Don’t be lazy with passwords

Get creative with your passwords and don’t use the same one for all of your accounts as if a hacker does manage to get hold of it, they’ll have access to everything. Don’t use something that’s easy to guess, such as your middle name or your pet’s name, and use a mix of standard letters, capital letters, numbers and punctuation to make it even more secure.

Watch out for scam emails

If you receive an email claiming to be from your bank or lender, it may not always be genuine. If there’s a missing logo, it’s badly written, or if it’s asking you for personal details, it may well be a scam. Your financial services provider won’t ever ask you for your log-in details to confirm your account details, or for you to transfer cash to them. If you do receive a suspicious email, don’t reply to it - give your bank or lender a call and they’ll be able to tell you if it’s legitimate or not.
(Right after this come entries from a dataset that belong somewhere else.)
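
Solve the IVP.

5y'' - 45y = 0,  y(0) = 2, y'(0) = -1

General solution: y = C₁e^(3x) + C₂e^(-3x)
Applying ICs: C₁ = 5/6, C₂ = 7/6
Particular solution: y = (5/6)e^(3x) + (7/6)e^(-3x)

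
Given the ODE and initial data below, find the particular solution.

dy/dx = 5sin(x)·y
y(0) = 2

General solution: y = Ce^(-5cos(x))
Applying IC y(0) = 2:
Particular solution: y = 2e^(5(1-cos(x)))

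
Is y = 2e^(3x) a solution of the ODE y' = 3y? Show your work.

Verification:
y = 2e^(3x)
y' = 6e^(3x)
3y = 6e^(3x)
y' = 3y ✓

Yes, it is a solution.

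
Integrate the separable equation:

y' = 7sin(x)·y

Separating variables and integrating:
ln|y| = -7cos(x) + C

General solution: y = Ce^(-7cos(x))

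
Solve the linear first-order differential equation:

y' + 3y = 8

Using integrating factor method:

General solution: y = 8/3 + Ce^(-3x)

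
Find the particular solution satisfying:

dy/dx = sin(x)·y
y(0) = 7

General solution: y = Ce^(-cos(x))
Applying IC y(0) = 7:
Particular solution: y = 7e^(1-cos(x))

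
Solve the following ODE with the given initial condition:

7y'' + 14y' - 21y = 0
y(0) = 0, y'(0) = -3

General solution: y = C₁e^x + C₂e^(-3x)
Applying ICs: C₁ = -3/4, C₂ = 3/4
Particular solution: y = -(3/4)e^x + (3/4)e^(-3x)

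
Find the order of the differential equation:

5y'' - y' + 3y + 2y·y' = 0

The order is 2 (highest derivative is of order 2).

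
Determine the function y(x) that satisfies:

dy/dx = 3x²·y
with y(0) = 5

General solution: y = Ce^(x³)
Applying IC y(0) = 5:
Particular solution: y = 5e^(x³)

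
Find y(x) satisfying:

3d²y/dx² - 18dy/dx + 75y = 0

Characteristic equation: 3r² - 18r + 75 = 0
Divide by 3: r² - 6r + 25 = 0
Roots: r = 3 ± 4i (complex conjugates)
General solution: y = e^(3x)(C₁cos(4x) + C₂sin(4x))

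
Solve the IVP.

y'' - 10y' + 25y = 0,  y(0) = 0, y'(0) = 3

General solution: y = (C₁ + C₂x)e^(5x)
Repeated root r = 5
Applying ICs: C₁ = 0, C₂ = 3
Particular solution: y = 3xe^(5x)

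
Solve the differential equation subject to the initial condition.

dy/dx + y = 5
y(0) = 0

General solution: y = 5 + Ce^(-x)
Applying y(0) = 0: C = 0 - 5 = -5
Particular solution: y = 5 - 5e^(-x)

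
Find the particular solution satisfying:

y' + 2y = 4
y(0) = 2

General solution: y = 2 + Ce^(-2x)
Applying y(0) = 2: C = 2 - 2 = 0
Particular solution: y = 2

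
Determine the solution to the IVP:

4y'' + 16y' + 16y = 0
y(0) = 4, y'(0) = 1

General solution: y = (C₁ + C₂x)e^(-2x)
Repeated root r = -2
Applying ICs: C₁ = 4, C₂ = 9
Particular solution: y = (4 + 9x)e^(-2x)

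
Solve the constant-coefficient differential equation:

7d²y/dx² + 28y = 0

Characteristic equation: 7r² + 28 = 0
Divide by 7: r² + 4 = 0
Roots: r = ±2i (complex conjugates)
General solution: y = C₁cos(2x) + C₂sin(2x)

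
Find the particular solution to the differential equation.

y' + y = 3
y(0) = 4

General solution: y = 3 + Ce^(-x)
Applying y(0) = 4: C = 4 - 3 = 1
Particular solution: y = 3 + e^(-x)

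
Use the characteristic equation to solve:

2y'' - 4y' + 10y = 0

Characteristic equation: 2r² - 4r + 10 = 0
Divide by 2: r² - 2r + 5 = 0
Roots: r = 1 ± 2i (complex conjugates)
General solution: y = e^x(C₁cos(2x) + C₂sin(2x))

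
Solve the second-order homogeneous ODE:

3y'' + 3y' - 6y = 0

Characteristic equation: 3r² + 3r - 6 = 0
Divide by 3: r² + r - 2 = 0
Roots: r = 1, -2 (distinct real)
General solution: y = C₁e^x + C₂e^(-2x)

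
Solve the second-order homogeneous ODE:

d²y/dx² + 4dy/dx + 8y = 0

Characteristic equation: r² + 4r + 8 = 0
Roots: r = -2 ± 2i (complex conjugates)
General solution: y = e^(-2x)(C₁cos(2x) + C₂sin(2x))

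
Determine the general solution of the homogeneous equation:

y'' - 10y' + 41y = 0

Characteristic equation: r² - 10r + 41 = 0
Roots: r = 5 ± 4i (complex conjugates)
General solution: y = e^(5x)(C₁cos(4x) + C₂sin(4x))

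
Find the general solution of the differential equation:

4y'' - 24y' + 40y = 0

Characteristic equation: 4r² - 24r + 40 = 0
Divide by 4: r² - 6r + 10 = 0
Roots: r = 3 ± i (complex conjugates)
General solution: y = e^(3x)(C₁cos(x) + C₂sin(x))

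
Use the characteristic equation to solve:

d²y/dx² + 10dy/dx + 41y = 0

Characteristic equation: r² + 10r + 41 = 0
Roots: r = -5 ± 4i (complex conjugates)
General solution: y = e^(-5x)(C₁cos(4x) + C₂sin(4x))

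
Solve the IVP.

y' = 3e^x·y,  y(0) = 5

General solution: y = Ce^(3e^x)
Applying IC y(0) = 5:
Particular solution: y = 5e^(3(e^x - 1))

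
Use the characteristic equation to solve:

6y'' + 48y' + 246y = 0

Characteristic equation: 6r² + 48r + 246 = 0
Divide by 6: r² + 8r + 41 = 0
Roots: r = -4 ± 5i (complex conjugates)
General solution: y = e^(-4x)(C₁cos(5x) + C₂sin(5x))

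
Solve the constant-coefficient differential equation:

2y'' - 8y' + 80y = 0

Characteristic equation: 2r² - 8r + 80 = 0
Divide by 2: r² - 4r + 40 = 0
Roots: r = 2 ± 6i (complex conjugates)
General solution: y = e^(2x)(C₁cos(6x) + C₂sin(6x))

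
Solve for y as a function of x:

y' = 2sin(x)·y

Separating variables and integrating:
ln|y| = -2cos(x) + C

General solution: y = Ce^(-2cos(x))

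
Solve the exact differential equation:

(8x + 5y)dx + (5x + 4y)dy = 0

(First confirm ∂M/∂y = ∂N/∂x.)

Verify exactness: ∂M/∂y = ∂N/∂x ✓
Find F(x,y) such that ∂F/∂x = M, ∂F/∂y = N
Solution: 4x² + 5xy + 2y² = C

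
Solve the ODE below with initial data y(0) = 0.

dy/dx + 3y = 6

General solution: y = 2 + Ce^(-3x)
Applying y(0) = 0: C = 0 - 2 = -2
Particular solution: y = 2 - 2e^(-3x)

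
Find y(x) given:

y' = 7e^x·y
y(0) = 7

General solution: y = Ce^(7e^x)
Applying IC y(0) = 7:
Particular solution: y = 7e^(7(e^x - 1))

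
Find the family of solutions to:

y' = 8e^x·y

Separating variables and integrating:
ln|y| = 8e^x + C

General solution: y = Ce^(8e^x)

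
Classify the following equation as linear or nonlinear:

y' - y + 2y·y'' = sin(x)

Nonlinear (y·y'' term)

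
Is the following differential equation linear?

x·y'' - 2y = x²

Yes. Linear (y and its derivatives appear to the first power only, no products of y terms)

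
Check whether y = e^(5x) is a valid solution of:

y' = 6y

Verification:
y = e^(5x)
y' = 5e^(5x)
But 6y = 6e^(5x)
y' ≠ 6y — the derivative does not match

No, it is not a solution.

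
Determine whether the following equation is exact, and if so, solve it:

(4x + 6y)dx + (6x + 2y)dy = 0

Verify exactness: ∂M/∂y = ∂N/∂x ✓
Find F(x,y) such that ∂F/∂x = M, ∂F/∂y = N
Solution: 2x² + 6xy + y² = C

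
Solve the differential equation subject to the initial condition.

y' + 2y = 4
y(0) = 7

General solution: y = 2 + Ce^(-2x)
Applying y(0) = 7: C = 7 - 2 = 5
Particular solution: y = 2 + 5e^(-2x)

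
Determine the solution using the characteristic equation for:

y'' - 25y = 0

Characteristic equation: r² - 25 = 0
Roots: r = 5, -5 (distinct real)
General solution: y = C₁e^(5x) + C₂e^(-5x)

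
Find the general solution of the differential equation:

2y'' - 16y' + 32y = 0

Characteristic equation: 2r² - 16r + 32 = 0
Divide by 2: r² - 8r + 16 = 0
Factored: (r - 4)² = 0
Repeated root: r = 4
General solution: y = (C₁ + C₂x)e^(4x)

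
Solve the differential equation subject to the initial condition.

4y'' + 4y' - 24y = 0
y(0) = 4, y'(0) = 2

General solution: y = C₁e^(2x) + C₂e^(-3x)
Applying ICs: C₁ = 14/5, C₂ = 6/5
Particular solution: y = (14/5)e^(2x) + (6/5)e^(-3x)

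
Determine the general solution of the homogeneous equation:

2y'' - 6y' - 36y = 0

Characteristic equation: 2r² - 6r - 36 = 0
Divide by 2: r² - 3r - 18 = 0
Roots: r = 6, -3 (distinct real)
General solution: y = C₁e^(6x) + C₂e^(-3x)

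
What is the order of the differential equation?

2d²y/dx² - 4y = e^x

The order is 2 (highest derivative is of order 2).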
Watch out for scam phone calls too

There have been lots of reports on phone scams in the news recently, so it’s really important to be cautious over what information you give out over the phone. A bank or lender will never ask for all of your security details in one go, so if you get a call asking you for all of your details, hang up the phone and contact your bank or lender for advice on whether it was a genuine call.

Don’t give information away on social media

If you want to talk about personal things on social media sites such as Facebook or Twitter, that’s fine, but think carefully before posting things like your address or bank details, even if it’s just to a friend. Make sure your security settings are tight too – so only let your friends view your page, rather than leaving it public for all to see.

Be safe when shopping online

Always make sure a site is secure before typing in your card details to buy something. You can tell if it’s secure by looking for a small padlock symbol in the address bar and an address beginning with ‘https://’, with the ‘s’ standing for ‘secure’. Other things you can do is to search for reviews of the website you’re about to buy off to check that it’s legitimate. And use your common sense too – if something sounds too good to be true, it probably is!

Pay on your credit card

If you’re buying something online for more than £100, it may be a good idea to use a credit card if you have one, such as the Ocean credit card. That’s because, if you spend more that £100, Section 75 of the Consumer Credit Act gives you extra protection if things go wrong. For example, you can claim the money back against your credit card company – this isn’t something you can do if you pay on your debit card or with cash.

If you pay on debit card, you may be able to use chargeback to get some, or all, of your money back if something never arrives, or arrives damaged or not as expected. Unfortunately though, there are no guarantees that your bank will be able to recover the money through chargeback, which is why it could be a safer bet to pay with your credit card for items costing larger amounts.